BlockBeats News, April 15th. Data shows that inflationary pressures continue to spread upstream from energy, but the demand side has not caught up yet, leading to a noticeable mismatch between policy expectations and market pricing. The March PPI rose to 4%, reaching a record high, further confirming that energy costs are being transmitted along the supply chain to the production side. However, the core PPI remains moderate, consistent with the previous CPI structure, indicating that the current inflation is still "cost-driven" rather than "demand-driven." This has left the market facing a key contradiction: inflation exists, but it is not sufficient to support a full-scale tightening; the economy has not significantly weakened, but it is also not enough to support easing.
From a policy signal perspective, divergences are rapidly widening. On the one hand, Federal Reserve officials lean towards maintaining high interest rates in the long term or even postponing the timing of rate cuts (some views extending to 2027), reflecting vigilance against runaway inflation expectations. On the other hand, on the fiscal side, pressure is beginning to shift monetary policy, with Brainard explicitly advocating for faster rate cuts and hinting that tariffs may return in July, implying that future "tariff + energy" double cost pressures may simultaneously impact inflation. This internal policy inconsistency makes it difficult for the market to form stable expectations, leading funds to shift towards short-term event-driven and hedge allocations.
The cross-market structure is also gradually becoming clear: high energy prices → PPI uptrend → subsequent CPI pressure → expectation of sustained high rates. However, the IMF has simultaneously downgraded its global growth forecast to 3.1%, indicating a weakening on the demand side. This combination of "unresolved inflation + growth downgrade" is gradually pushing the market closer to a stagflation framework but has not fully entered it yet. Consequently, funds are oscillating between "inflation trades" and "recession trades," causing the sources of volatility to become more unstable.

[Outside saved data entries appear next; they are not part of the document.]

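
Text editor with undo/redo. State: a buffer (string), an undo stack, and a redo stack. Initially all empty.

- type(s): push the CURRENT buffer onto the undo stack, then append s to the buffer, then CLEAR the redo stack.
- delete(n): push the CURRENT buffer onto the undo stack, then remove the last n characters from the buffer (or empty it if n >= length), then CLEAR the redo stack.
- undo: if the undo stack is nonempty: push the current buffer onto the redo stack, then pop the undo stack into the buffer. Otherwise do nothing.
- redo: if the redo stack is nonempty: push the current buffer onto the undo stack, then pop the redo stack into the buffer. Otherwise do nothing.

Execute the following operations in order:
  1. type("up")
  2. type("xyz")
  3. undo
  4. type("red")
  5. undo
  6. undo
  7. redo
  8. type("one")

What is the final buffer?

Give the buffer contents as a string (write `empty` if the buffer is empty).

Answer: upone

Derivation:
After op 1 (type): buf='up' undo_depth=1 redo_depth=0
After op 2 (type): buf='upxyz' undo_depth=2 redo_depth=0
After op 3 (undo): buf='up' undo_depth=1 redo_depth=1
After op 4 (type): buf='upred' undo_depth=2 redo_depth=0
After op 5 (undo): buf='up' undo_depth=1 redo_depth=1
After op 6 (undo): buf='(empty)' undo_depth=0 redo_depth=2
After op 7 (redo): buf='up' undo_depth=1 redo_depth=1
After op 8 (type): buf='upone' undo_depth=2 redo_depth=0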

Returning to the crypto market, BTC has now entered a phase of repeated game-playing in a high liquidity zone. Looking at the liquidation distribution, the 75,000–77,000 range is the main short pressure and liquidation zone, with untriggered high-density liquidity still present above (extending to around 78,000 above 77,000), indicating that once breached, a liquidation-driven passive uptrend will dominate. However, the current price has failed to stabilize above after multiple tests, indicating insufficient active buying pressure. A short-term structural support has formed near 74,000, with the more critical support zone still in the 70,800–72,000 range. If the price falls back to this range, it will retest the market's true willingness to support.